My tees are screenprinted on American Apparel brand.

From what I gather, one should turn the shirt inside out to help keep the print on the shirt longer.

Any other thoughts would be greatly appreciated!

Thanks


----------



## Jasonda

Generally any item of clothing will be better off if you wash it in cold water with similar colors, no bleach, tumble dry low, and for printed shirts, iron inside-out on a low setting.


----------



## John's T's

DirtyJerseys said:


> Hey Everyone,
> Just wondering what he proper washing/care instructions would be to give buyers of my shirts. I know that it would be wise to follow what is on the tag of the shirt, but is there other steps on should follow?
> 
> My tees are screenprinted on American Apparel brand.
> 
> From what I gather, one should turn the shirt inside out to help keep the print on the shirt longer.
> 
> Any other thoughts would be greatly appreciated!
> 
> Thanks


I've been trying to tell mine that if you must dry it, only dry it for about 10 minutes and let it hang dry the rest of the time.
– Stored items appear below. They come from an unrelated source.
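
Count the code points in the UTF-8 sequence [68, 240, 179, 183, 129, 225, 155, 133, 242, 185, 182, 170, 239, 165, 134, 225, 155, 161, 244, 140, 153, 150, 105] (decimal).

8

Byte at offset 0: 0x44 = 01000100 → 1-byte char (#1). Advance 1.
Byte at offset 1: 0xF0 = 11110000 → 4-byte char (#2). Advance 4.
Byte at offset 5: 0xE1 = 11100001 → 3-byte char (#3). Advance 3.
Byte at offset 8: 0xF2 = 11110010 → 4-byte char (#4). Advance 4.
Byte at offset 12: 0xEF = 11101111 → 3-byte char (#5). Advance 3.
Byte at offset 15: 0xE1 = 11100001 → 3-byte char (#6). Advance 3.
Byte at offset 18: 0xF4 = 11110100 → 4-byte char (#7). Advance 4.
Byte at offset 22: 0x69 = 01101001 → 1-byte char (#8). Advance 1.
Reached end at offset 23 after 8 code points.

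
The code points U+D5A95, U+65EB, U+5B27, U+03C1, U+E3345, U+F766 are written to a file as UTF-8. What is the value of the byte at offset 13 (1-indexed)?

0xF3

1-indexed offset 13 is 0-indexed offset 12.
U+D5A95 → 4-byte form F3 95 AA 95 at offsets 0–3.
U+65EB → 3-byte form E6 97 AB at offsets 4–6.
U+5B27 → 3-byte form E5 AC A7 at offsets 7–9.
U+03C1 → 2-byte form CF 81 at offsets 10–11.
U+E3345 → 4-byte form F3 A3 8D 85 at offsets 12–15.
Offset 12 falls in char 5's range; it's byte 1 of F3 A3 8D 85 = 0xF3.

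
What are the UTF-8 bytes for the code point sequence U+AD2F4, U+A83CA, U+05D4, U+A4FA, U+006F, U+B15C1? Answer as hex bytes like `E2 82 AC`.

U+AD2F4: 4-byte form → F2 AD 8B B4.
U+A83CA: 4-byte form → F2 A8 8F 8A.
U+05D4: 2-byte form → D7 94.
U+A4FA: 3-byte form → EA 93 BA.
U+006F: 1-byte form → 6F.
U+B15C1: 4-byte form → F2 B1 97 81.
Concatenated (18 bytes): F2 AD 8B B4 F2 A8 8F 8A D7 94 EA 93 BA 6F F2 B1 97 81.

F2 AD 8B B4 F2 A8 8F 8A D7 94 EA 93 BA 6F F2 B1 97 81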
I don't about everyone else but in the South, we like everything cooked to death...regardless if its our clothing or food.


----------



## MZDEELO

there are actually specific instructions that you are supposed 2 follow 
when you are arranging, placing, and creating your wash/care instructions.

check out this website. it helped me alot back when i created my labels.
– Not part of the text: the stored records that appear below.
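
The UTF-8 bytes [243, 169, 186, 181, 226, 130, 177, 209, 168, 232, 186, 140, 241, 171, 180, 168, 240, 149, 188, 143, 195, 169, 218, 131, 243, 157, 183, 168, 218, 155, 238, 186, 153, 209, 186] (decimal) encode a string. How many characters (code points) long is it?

Byte at offset 0: 0xF3 = 11110011 → 4-byte char (#1). Advance 4.
Byte at offset 4: 0xE2 = 11100010 → 3-byte char (#2). Advance 3.
Byte at offset 7: 0xD1 = 11010001 → 2-byte char (#3). Advance 2.
Byte at offset 9: 0xE8 = 11101000 → 3-byte char (#4). Advance 3.
Byte at offset 12: 0xF1 = 11110001 → 4-byte char (#5). Advance 4.
Byte at offset 16: 0xF0 = 11110000 → 4-byte char (#6). Advance 4.
Byte at offset 20: 0xC3 = 11000011 → 2-byte char (#7). Advance 2.
Byte at offset 22: 0xDA = 11011010 → 2-byte char (#8). Advance 2.
Byte at offset 24: 0xF3 = 11110011 → 4-byte char (#9). Advance 4.
Byte at offset 28: 0xDA = 11011010 → 2-byte char (#10). Advance 2.
Byte at offset 30: 0xEE = 11101110 → 3-byte char (#11). Advance 3.
Byte at offset 33: 0xD1 = 11010001 → 2-byte char (#12). Advance 2.
Reached end at offset 35 after 12 code points.

12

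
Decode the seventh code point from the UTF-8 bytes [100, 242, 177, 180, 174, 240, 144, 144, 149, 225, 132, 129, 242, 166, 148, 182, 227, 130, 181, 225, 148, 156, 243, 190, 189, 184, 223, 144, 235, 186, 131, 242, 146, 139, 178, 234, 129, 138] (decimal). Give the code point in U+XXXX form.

Offset 0: leading byte 0x64 = 01100100 → 1-byte char #1 = 64.
Offset 1: leading byte 0xF2 = 11110010 → 4-byte char #2 = F2 B1 B4 AE.
Offset 5: leading byte 0xF0 = 11110000 → 4-byte char #3 = F0 90 90 95.
Offset 9: leading byte 0xE1 = 11100001 → 3-byte char #4 = E1 84 81.
Offset 12: leading byte 0xF2 = 11110010 → 4-byte char #5 = F2 A6 94 B6.
Offset 16: leading byte 0xE3 = 11100011 → 3-byte char #6 = E3 82 B5.
Offset 19: leading byte 0xE1 = 11100001 → 3-byte char #7 = E1 94 9C.
Leading byte 0xE1 = 11100001 matches 1110xxxx → 3-byte sequence.
Byte 1: 0xE1 = 11100001, payload 0001 (4 bits).
Byte 2: 0x94 = 10010100 (10xxxxxx ✓), payload 010100.
Byte 3: 0x9C = 10011100 (10xxxxxx ✓), payload 011100.
Concatenate: 0001010100011100 = 0x151C (16 bits → U+151C).

U+151C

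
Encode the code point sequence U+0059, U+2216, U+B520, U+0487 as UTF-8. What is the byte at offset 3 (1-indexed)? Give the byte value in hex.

1-indexed offset 3 is 0-indexed offset 2.
U+0059 → 1-byte form 59 at offsets 0–0.
U+2216 → 3-byte form E2 88 96 at offsets 1–3.
Offset 2 falls in char 2's range; it's byte 2 of E2 88 96 = 0x88.

0x88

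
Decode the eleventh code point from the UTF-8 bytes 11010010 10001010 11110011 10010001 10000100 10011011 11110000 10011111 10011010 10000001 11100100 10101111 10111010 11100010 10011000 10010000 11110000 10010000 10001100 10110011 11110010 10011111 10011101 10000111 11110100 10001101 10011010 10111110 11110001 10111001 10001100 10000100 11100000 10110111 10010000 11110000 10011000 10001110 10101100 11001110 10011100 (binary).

Offset 0: leading byte 0xD2 = 11010010 → 2-byte char #1 = D2 8A.
Offset 2: leading byte 0xF3 = 11110011 → 4-byte char #2 = F3 91 84 9B.
Offset 6: leading byte 0xF0 = 11110000 → 4-byte char #3 = F0 9F 9A 81.
Offset 10: leading byte 0xE4 = 11100100 → 3-byte char #4 = E4 AF BA.
Offset 13: leading byte 0xE2 = 11100010 → 3-byte char #5 = E2 98 90.
Offset 16: leading byte 0xF0 = 11110000 → 4-byte char #6 = F0 90 8C B3.
Offset 20: leading byte 0xF2 = 11110010 → 4-byte char #7 = F2 9F 9D 87.
Offset 24: leading byte 0xF4 = 11110100 → 4-byte char #8 = F4 8D 9A BE.
Offset 28: leading byte 0xF1 = 11110001 → 4-byte char #9 = F1 B9 8C 84.
Offset 32: leading byte 0xE0 = 11100000 → 3-byte char #10 = E0 B7 90.
Offset 35: leading byte 0xF0 = 11110000 → 4-byte char #11 = F0 98 8E AC.
Leading byte 0xF0 = 11110000 matches 11110xxx → 4-byte sequence.
Byte 1: 0xF0 = 11110000, payload 000 (3 bits).
Byte 2: 0x98 = 10011000 (10xxxxxx ✓), payload 011000.
Byte 3: 0x8E = 10001110 (10xxxxxx ✓), payload 001110.
Byte 4: 0xAC = 10101100 (10xxxxxx ✓), payload 101100.
Concatenate: 000011000001110101100 = 0x183AC (21 bits → U+183AC).

U+183AC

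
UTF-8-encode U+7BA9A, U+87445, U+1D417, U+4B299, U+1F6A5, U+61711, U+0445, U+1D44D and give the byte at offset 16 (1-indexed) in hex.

1-indexed offset 16 is 0-indexed offset 15.
U+7BA9A → 4-byte form F1 BB AA 9A at offsets 0–3.
U+87445 → 4-byte form F2 87 91 85 at offsets 4–7.
U+1D417 → 4-byte form F0 9D 90 97 at offsets 8–11.
U+4B299 → 4-byte form F1 8B 8A 99 at offsets 12–15.
Offset 15 falls in char 4's range; it's byte 4 of F1 8B 8A 99 = 0x99.

0x99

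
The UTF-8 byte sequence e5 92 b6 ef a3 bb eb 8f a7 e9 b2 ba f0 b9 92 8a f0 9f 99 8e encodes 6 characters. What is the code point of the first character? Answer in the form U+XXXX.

Offset 0: leading byte 0xE5 = 11100101 → 3-byte char #1 = E5 92 B6.
Leading byte 0xE5 = 11100101 matches 1110xxxx → 3-byte sequence.
Byte 1: 0xE5 = 11100101, payload 0101 (4 bits).
Byte 2: 0x92 = 10010010 (10xxxxxx ✓), payload 010010.
Byte 3: 0xB6 = 10110110 (10xxxxxx ✓), payload 110110.
Concatenate: 0101010010110110 = 0x54B6 (16 bits → U+54B6).

U+54B6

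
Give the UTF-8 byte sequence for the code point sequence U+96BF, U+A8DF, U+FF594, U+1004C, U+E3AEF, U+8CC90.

E9 9A BF EA A3 9F F3 BF 96 94 F0 90 81 8C F3 A3 AB AF F2 8C B2 90

U+96BF: 3-byte form → E9 9A BF.
U+A8DF: 3-byte form → EA A3 9F.
U+FF594: 4-byte form → F3 BF 96 94.
U+1004C: 4-byte form → F0 90 81 8C.
U+E3AEF: 4-byte form → F3 A3 AB AF.
U+8CC90: 4-byte form → F2 8C B2 90.
Concatenated (22 bytes): E9 9A BF EA A3 9F F3 BF 96 94 F0 90 81 8C F3 A3 AB AF F2 8C B2 90.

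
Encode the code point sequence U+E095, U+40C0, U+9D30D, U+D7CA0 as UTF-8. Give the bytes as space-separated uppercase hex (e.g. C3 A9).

U+E095: 3-byte form → EE 82 95.
U+40C0: 3-byte form → E4 83 80.
U+9D30D: 4-byte form → F2 9D 8C 8D.
U+D7CA0: 4-byte form → F3 97 B2 A0.
Concatenated (14 bytes): EE 82 95 E4 83 80 F2 9D 8C 8D F3 97 B2 A0.

EE 82 95 E4 83 80 F2 9D 8C 8D F3 97 B2 A0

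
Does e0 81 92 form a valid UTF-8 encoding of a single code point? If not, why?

Leading byte 0xE0 = 11100000 → 3-byte form.
Continuation bytes all match 10xxxxxx. Payload decodes to 0x52.
But 0x52 < 0x800, the minimum for a 3-byte sequence — this is an overlong encoding.

invalid (overlong encoding)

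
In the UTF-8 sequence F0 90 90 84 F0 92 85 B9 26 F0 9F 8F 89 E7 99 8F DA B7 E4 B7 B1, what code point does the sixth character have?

U+06B7

Offset 0: leading byte 0xF0 = 11110000 → 4-byte char #1 = F0 90 90 84.
Offset 4: leading byte 0xF0 = 11110000 → 4-byte char #2 = F0 92 85 B9.
Offset 8: leading byte 0x26 = 00100110 → 1-byte char #3 = 26.
Offset 9: leading byte 0xF0 = 11110000 → 4-byte char #4 = F0 9F 8F 89.
Offset 13: leading byte 0xE7 = 11100111 → 3-byte char #5 = E7 99 8F.
Offset 16: leading byte 0xDA = 11011010 → 2-byte char #6 = DA B7.
Leading byte 0xDA = 11011010 matches 110xxxxx → 2-byte sequence.
Byte 1: 0xDA = 11011010, payload 11010 (5 bits).
Byte 2: 0xB7 = 10110111 (10xxxxxx ✓), payload 110111.
Concatenate: 11010110111 = 0x6B7 (11 bits → U+06B7).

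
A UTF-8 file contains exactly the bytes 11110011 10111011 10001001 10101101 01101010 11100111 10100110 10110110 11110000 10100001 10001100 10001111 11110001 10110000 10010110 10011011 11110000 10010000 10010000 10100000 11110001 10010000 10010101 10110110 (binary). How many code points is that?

Byte at offset 0: 0xF3 = 11110011 → 4-byte char (#1). Advance 4.
Byte at offset 4: 0x6A = 01101010 → 1-byte char (#2). Advance 1.
Byte at offset 5: 0xE7 = 11100111 → 3-byte char (#3). Advance 3.
Byte at offset 8: 0xF0 = 11110000 → 4-byte char (#4). Advance 4.
Byte at offset 12: 0xF1 = 11110001 → 4-byte char (#5). Advance 4.
Byte at offset 16: 0xF0 = 11110000 → 4-byte char (#6). Advance 4.
Byte at offset 20: 0xF1 = 11110001 → 4-byte char (#7). Advance 4.
Reached end at offset 24 after 7 code points.

7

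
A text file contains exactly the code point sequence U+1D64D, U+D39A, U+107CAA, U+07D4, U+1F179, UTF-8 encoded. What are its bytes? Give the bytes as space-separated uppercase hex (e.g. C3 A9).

F0 9D 99 8D ED 8E 9A F4 87 B2 AA DF 94 F0 9F 85 B9

U+1D64D: 4-byte form → F0 9D 99 8D.
U+D39A: 3-byte form → ED 8E 9A.
U+107CAA: 4-byte form → F4 87 B2 AA.
U+07D4: 2-byte form → DF 94.
U+1F179: 4-byte form → F0 9F 85 B9.
Concatenated (17 bytes): F0 9D 99 8D ED 8E 9A F4 87 B2 AA DF 94 F0 9F 85 B9.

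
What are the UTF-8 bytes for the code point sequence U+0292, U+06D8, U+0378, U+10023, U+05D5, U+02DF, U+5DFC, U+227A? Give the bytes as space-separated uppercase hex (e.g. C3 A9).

U+0292: 2-byte form → CA 92.
U+06D8: 2-byte form → DB 98.
U+0378: 2-byte form → CD B8.
U+10023: 4-byte form → F0 90 80 A3.
U+05D5: 2-byte form → D7 95.
U+02DF: 2-byte form → CB 9F.
U+5DFC: 3-byte form → E5 B7 BC.
U+227A: 3-byte form → E2 89 BA.
Concatenated (20 bytes): CA 92 DB 98 CD B8 F0 90 80 A3 D7 95 CB 9F E5 B7 BC E2 89 BA.

CA 92 DB 98 CD B8 F0 90 80 A3 D7 95 CB 9F E5 B7 BC E2 89 BA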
http://www.textilecare.com/writing.htm
http://www.missouribusiness.net/docs/labels_textiles.asp#arrangement


----------



## nancyjpants2

I have American Apparel garment and I am re-labeling. I don't want to duplicate their instructions for example: wash warm, do not bleach, dry low may be ok for a non-screenprinted shirt but for my finished product: wash inside out, cold, no bleach, dry low or hang dry would be my recommendation. Am I within my rights/law to change the instructions?

Thanks,

Nancy


----------



## Solmu

nancyjpants2 said:


> Am I within my rights/law to change the instructions?
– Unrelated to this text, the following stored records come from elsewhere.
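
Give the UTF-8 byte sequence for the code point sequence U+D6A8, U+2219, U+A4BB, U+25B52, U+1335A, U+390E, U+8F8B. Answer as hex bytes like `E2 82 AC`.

ED 9A A8 E2 88 99 EA 92 BB F0 A5 AD 92 F0 93 8D 9A E3 A4 8E E8 BE 8B

U+D6A8: 3-byte form → ED 9A A8.
U+2219: 3-byte form → E2 88 99.
U+A4BB: 3-byte form → EA 92 BB.
U+25B52: 4-byte form → F0 A5 AD 92.
U+1335A: 4-byte form → F0 93 8D 9A.
U+390E: 3-byte form → E3 A4 8E.
U+8F8B: 3-byte form → E8 BE 8B.
Concatenated (23 bytes): ED 9A A8 E2 88 99 EA 92 BB F0 A5 AD 92 F0 93 8D 9A E3 A4 8E E8 BE 8B.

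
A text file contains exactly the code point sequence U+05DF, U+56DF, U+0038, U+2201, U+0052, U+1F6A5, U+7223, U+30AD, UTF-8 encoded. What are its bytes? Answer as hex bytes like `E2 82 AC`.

U+05DF: 2-byte form → D7 9F.
U+56DF: 3-byte form → E5 9B 9F.
U+0038: 1-byte form → 38.
U+2201: 3-byte form → E2 88 81.
U+0052: 1-byte form → 52.
U+1F6A5: 4-byte form → F0 9F 9A A5.
U+7223: 3-byte form → E7 88 A3.
U+30AD: 3-byte form → E3 82 AD.
Concatenated (20 bytes): D7 9F E5 9B 9F 38 E2 88 81 52 F0 9F 9A A5 E7 88 A3 E3 82 AD.

D7 9F E5 9B 9F 38 E2 88 81 52 F0 9F 9A A5 E7 88 A3 E3 82 AD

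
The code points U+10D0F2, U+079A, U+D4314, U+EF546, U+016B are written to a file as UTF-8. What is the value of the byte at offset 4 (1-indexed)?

0xB2

1-indexed offset 4 is 0-indexed offset 3.
U+10D0F2 → 4-byte form F4 8D 83 B2 at offsets 0–3.
Offset 3 falls in char 1's range; it's byte 4 of F4 8D 83 B2 = 0xB2.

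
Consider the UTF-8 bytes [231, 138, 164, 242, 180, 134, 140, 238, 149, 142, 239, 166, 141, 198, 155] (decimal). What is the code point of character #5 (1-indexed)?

U+019B

Offset 0: leading byte 0xE7 = 11100111 → 3-byte char #1 = E7 8A A4.
Offset 3: leading byte 0xF2 = 11110010 → 4-byte char #2 = F2 B4 86 8C.
Offset 7: leading byte 0xEE = 11101110 → 3-byte char #3 = EE 95 8E.
Offset 10: leading byte 0xEF = 11101111 → 3-byte char #4 = EF A6 8D.
Offset 13: leading byte 0xC6 = 11000110 → 2-byte char #5 = C6 9B.
Leading byte 0xC6 = 11000110 matches 110xxxxx → 2-byte sequence.
Byte 1: 0xC6 = 11000110, payload 00110 (5 bits).
Byte 2: 0x9B = 10011011 (10xxxxxx ✓), payload 011011.
Concatenate: 00110011011 = 0x19B (11 bits → U+019B).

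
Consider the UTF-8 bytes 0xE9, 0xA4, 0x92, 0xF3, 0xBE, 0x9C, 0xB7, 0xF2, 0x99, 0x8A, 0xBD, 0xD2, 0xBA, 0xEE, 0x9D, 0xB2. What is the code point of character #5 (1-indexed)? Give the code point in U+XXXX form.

Offset 0: leading byte 0xE9 = 11101001 → 3-byte char #1 = E9 A4 92.
Offset 3: leading byte 0xF3 = 11110011 → 4-byte char #2 = F3 BE 9C B7.
Offset 7: leading byte 0xF2 = 11110010 → 4-byte char #3 = F2 99 8A BD.
Offset 11: leading byte 0xD2 = 11010010 → 2-byte char #4 = D2 BA.
Offset 13: leading byte 0xEE = 11101110 → 3-byte char #5 = EE 9D B2.
Leading byte 0xEE = 11101110 matches 1110xxxx → 3-byte sequence.
Byte 1: 0xEE = 11101110, payload 1110 (4 bits).
Byte 2: 0x9D = 10011101 (10xxxxxx ✓), payload 011101.
Byte 3: 0xB2 = 10110010 (10xxxxxx ✓), payload 110010.
Concatenate: 1110011101110010 = 0xE772 (16 bits → U+E772).

U+E772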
Yes. In fact, if the instructions that come on the blank shirt are not accurate after you have decorated it you are _required_ to change the instructions.

The care instructions have to 1) Not cause damage to the garment, and 2) Not disallow something that _wouldn't_ cause harm to the garment. The typical example being not putting "dry clean only" on something that can be machine washed. But they shouldn't disallow _anything_ that can be shown to be harmless through testing.


----------